Muntadas
Galerie de l’Ancienne Poste
In a darkened space, Muntadas’ newest installation, “ICI/MAINTENANT” (Here/now, 1994 ), forced its viewers into immediate, almost physical contact with a variety of elements. A group of ghostly covered objects, their forms and functions hidden, were scattered around the floor. An endlessly repeated sequence from a video of the Channel Tunnel after it had been excavated was projected against a wall, interspersed by a series of shots of lace-making machines. A number of slides, taken inside of Calais’ remaining lace factories, were projected throughout the space. Finally, there was the sound of these machines, a nightmarish aural complement to the visual evocation of Calais, past and present.
The work as a whole related to the ongoing transformation of this city into a focal point of the Channel Tunnel. The installation combined references to the urbanistic transformation of Calais with an evocation of its past as a thriving industrial city centered on the production of lace. That industry has now all but disappeared, leaving only photographs and scattered machines and products in its wake. A business that once employed over 30,000 people now employs less than one-fifth of that. The covered objects in Muntadas’ installation are, in fact, machines formerly used in this industry, and they generate an eerie balance between absence and presence that is at the very core of “ICI/MAINTENANT.”
Ironically enough, the Channel Tunnel was dedicated in a ceremony that featured an official lace-cutting photo opportunity starring The Queen of England and François Mitterand.
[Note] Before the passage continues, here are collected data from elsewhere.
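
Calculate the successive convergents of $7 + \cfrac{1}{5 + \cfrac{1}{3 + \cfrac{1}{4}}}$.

7/1, 36/5, 115/16, 496/69

Using the convergent recurrence p_i = a_i*p_{i-1} + p_{i-2}, q_i = a_i*q_{i-1} + q_{i-2} with p_{-2}=0, p_{-1}=1, q_{-2}=1, q_{-1}=0:
  i=0: a_0=7, p_0 = 7*1 + 0 = 7, q_0 = 7*0 + 1 = 1.
  i=1: a_1=5, p_1 = 5*7 + 1 = 36, q_1 = 5*1 + 0 = 5.
  i=2: a_2=3, p_2 = 3*36 + 7 = 115, q_2 = 3*5 + 1 = 16.
  i=3: a_3=4, p_3 = 4*115 + 36 = 496, q_3 = 4*16 + 5 = 69.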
Muntadas used a cropped version of this image, focusing on their hands and the lace banner, in the invitation card for “ICI/MAINTENANT.” This image, and the way that it is used by the media to point to the economic “ revival” of Calais, is, of course, completely false. It is the summation, the end point, of a history that, in fact, ignores the specificity of cities like Calais, reducing them to mere connecting links between larger metropolises. The ceremony at Calais was merely a coincidence, based simply on its geographical location.
Muntadas’ work is often based on the relationship between public and private space and how each is defined by its representation in the media. In the case of “Ici/Maintenant,” he alludes to a history that is in the process of being rewritten. The lace factories in Calais were one of the elements that gave it its specificity, its “here and now.” The Channel Tunnel gives the city another kind of specificity, one that may be glimpsed from the windows of the trains. By combining all of these histories into one space, Muntadas, invoking Proust, rejects a linear reading of the present and proposes a history that is a combination of multiple events, including memories of the past and visions of the future.